Enhanced Sentence Entity Resolver Models For Associating Clinical Entities With LOINC

Introducing the new sbiobertresolve_loinc_numeric model and improving the sbiobertresolve_loinc_augmented model, both offering enhanced accuracy for mapping medical laboratory observations and clinical measurements to their corresponding Logical Observation Identifiers Names and Codes (LOINC). The sbiobertresolve_loinc_numeric model is specialized in numeric LOINC codes, as it was trained without the inclusion of LOINC “Document Ontology” codes starting with the letter “L”. On the other hand, the sbiobertresolve_loinc_augmented model offers broader functionality, capable of returning both numeric and document ontology codes for enhanced versatility.

Example:

resolver = SentenceEntityResolverModel.pretrained("sbiobertresolve_loinc_numeric","en", "clinical/models") \
  .setInputCols(["sbert_embeddings"]) \
  .setOutputCol("loinc_code")\
  .setDistanceFunction("EUCLIDEAN")

sample_text = "The patient is a 22-year-old female with a history of obesity.
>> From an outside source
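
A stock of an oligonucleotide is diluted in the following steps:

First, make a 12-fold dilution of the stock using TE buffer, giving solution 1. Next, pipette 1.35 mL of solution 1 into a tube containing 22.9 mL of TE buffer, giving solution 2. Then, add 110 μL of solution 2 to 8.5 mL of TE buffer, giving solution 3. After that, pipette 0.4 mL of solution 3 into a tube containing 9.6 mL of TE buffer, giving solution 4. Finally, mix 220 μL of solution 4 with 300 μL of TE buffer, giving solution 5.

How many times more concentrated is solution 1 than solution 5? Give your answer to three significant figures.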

She has a Body mass index (BMI) of 33.5 kg/m2, aspartate aminotransferase 64, and alanine aminotransferase 126."

Results:

chunk entity loinc_code all_codes resolutions
BMI Test 39156-5 39156-5, 89270-3, 100847-3… [BMI [Body mass index], BMI Est [Body mass index], BldA [Gas & ammonia panel], …
aspartate aminotransferase Test 14409-7 14409-7, 1916-6, 16324-6, … [Aspartate aminotransferase [Aspartate aminotransferase], Aspartate aminotransf…
alanine aminotransferase Test 16324-6 16324-6, 16325-3, 1916-6, … [Alanine aminotransferase [Alanine aminotransferase], Alanine aminotransferase/…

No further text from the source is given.